3- Farklı Bir Açıdan Bakın
Korkularınıza farklı bir açıdan bakmayı deneyin. Korkuyu hissettiğinizde ellerinizi göğsünüzün veya karnınızın üzerine koyabilir ve kendinize aşağıdaki soruları sorabilir, cevapları gözlemleyebilirsiniz. (Cevapların gelmesi için kendinizi zorlamayın).
- Tehlikede miyim? (Genellikle cevap hayırdır.)
- Bu durum bana ne anlatmaya çalışıyor?
- Olumlu olan diğer sonsuz olasılıklar nelerdir?

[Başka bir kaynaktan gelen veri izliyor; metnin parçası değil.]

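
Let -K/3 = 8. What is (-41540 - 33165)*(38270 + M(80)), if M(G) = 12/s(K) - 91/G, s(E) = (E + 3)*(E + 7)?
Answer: -5443303491431/1904 ≈ -2.8589e+9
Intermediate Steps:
K = -24 (K = -3*8 = -24)
s(E) = (3 + E)*(7 + E)
M(G) = 4/119 - 91/G (M(G) = 12/(21 + (-24)² + 10*(-24)) - 91/G = 12/(21 + 576 - 240) - 91/G = 12/357 - 91/G = 12*(1/357) - 91/G = 4/119 - 91/G)
(-41540 - 33165)*(38270 + M(80)) = (-41540 - 33165)*(38270 + (4/119 - 91/80)) = -74705*(38270 + (4/119 - 91*1/80)) = -74705*(38270 + (4/119 - 91/80)) = -74705*(38270 - 10509/9520) = -74705*364319891/9520 = -5443303491431/1904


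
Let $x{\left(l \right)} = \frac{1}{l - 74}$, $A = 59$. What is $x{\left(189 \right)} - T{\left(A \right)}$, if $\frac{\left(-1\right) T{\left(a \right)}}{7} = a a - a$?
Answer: $\frac{2754711}{115} \approx 23954.0$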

Cevaplar kolay gelmezse, endişelenmeyin. İlk başta tepkileri fiziksel olarak hissedebilirsiniz. Korkularınıza; “Beni koruduğunuz için teşekkür ederim, ama şu an iyiyim. ” veya “Beni elimden gelenin en iyisini yapmaya hazırladığınız için teşekkür ederim.” diyerek minnettarlığa geçiş yapabilirsiniz. Kendinizle nasıl iletişim kuracağınızı öğrenmeniz pratik gerektirir. Önemli olan korkularınızdan kaçmak yerine onlarla bir ilişki kurmanızdır.
4. Korkularınızın Size Rehberlik Etmesine İzin Verin
Duygularınız tarafından yönlendirilirsiniz. İçgüdülerinizin size anlatmak istedikleri vardır, eğer onlara kulak verirseniz size hizmet edebilirler. Ancak, bunu yaparken çok fazla belirsizliğin olması korkutucu olabilir. Korku yaşadığınızda, bedeniniz size bir mesaj göndermeye çalışır. Bu mesajın ne olabileceğinin bilincine varmayı deneyin. Korku yaşadığınızda kendinize sorular sorun:
– Şu an beni engelleyen nedir?
– Her şeyi olduğu gibi kabul etseydim, nasıl hissederdim?
– Harekete geçersem ya da korktuğum konuşmayı yaparsam sonrasında nasıl hissederdim?
Zamanla, korkularınız arkadaşınız ve rehberiniz olmaya başlayacaktır. Nihayetinde, en derin arzularınızı korkularınız bilir…
5. Harekete Geçin
Korkularınızın kaynağını öğrendiğinize göre harekete geçmenin zamanı geldi! Bazen çok korktuğunuz bir konuda harekete geçmeniz gerektiğinde, “içsel bilincinizin” derinliklerinde yapmanız gereken en doğru şeyin adım atmak olduğunu bilirsiniz. Bir kez adım attığınızda, arkası gelir ve asla mümkün olamayacağını düşündüğünüz yerlere ve durumlara ulaşırsınız. İyi bir değişim ancak ilk adımı attığınızda gerçekleşir.
Tatmin edici, mutluluk dolu bir hayat yaşamayı hak ediyorsunuz. Hayatta her zaman zorluklar olacaktır, ancak korkuyu düşmanınız olarak ele almak yerine rehberiniz olarak kullanmak, zorluklarla başa çıkmanızı kolaylaştıracaktır. Teorik fizikçi Albert Einstein’ın da dediği gibi, “Problemleri, onları üreten kafalarla çözemeyiz.” Korkuyu besleyerek, üstesinden gelemezsiniz. Bunun yerine, onu tanıyın, size ne anlatmak istediğini ve nasıl fayda sağladığını takdir edin, ardından mutluluğa ve yüksek doyuma yol açan eylemlerde bulunun.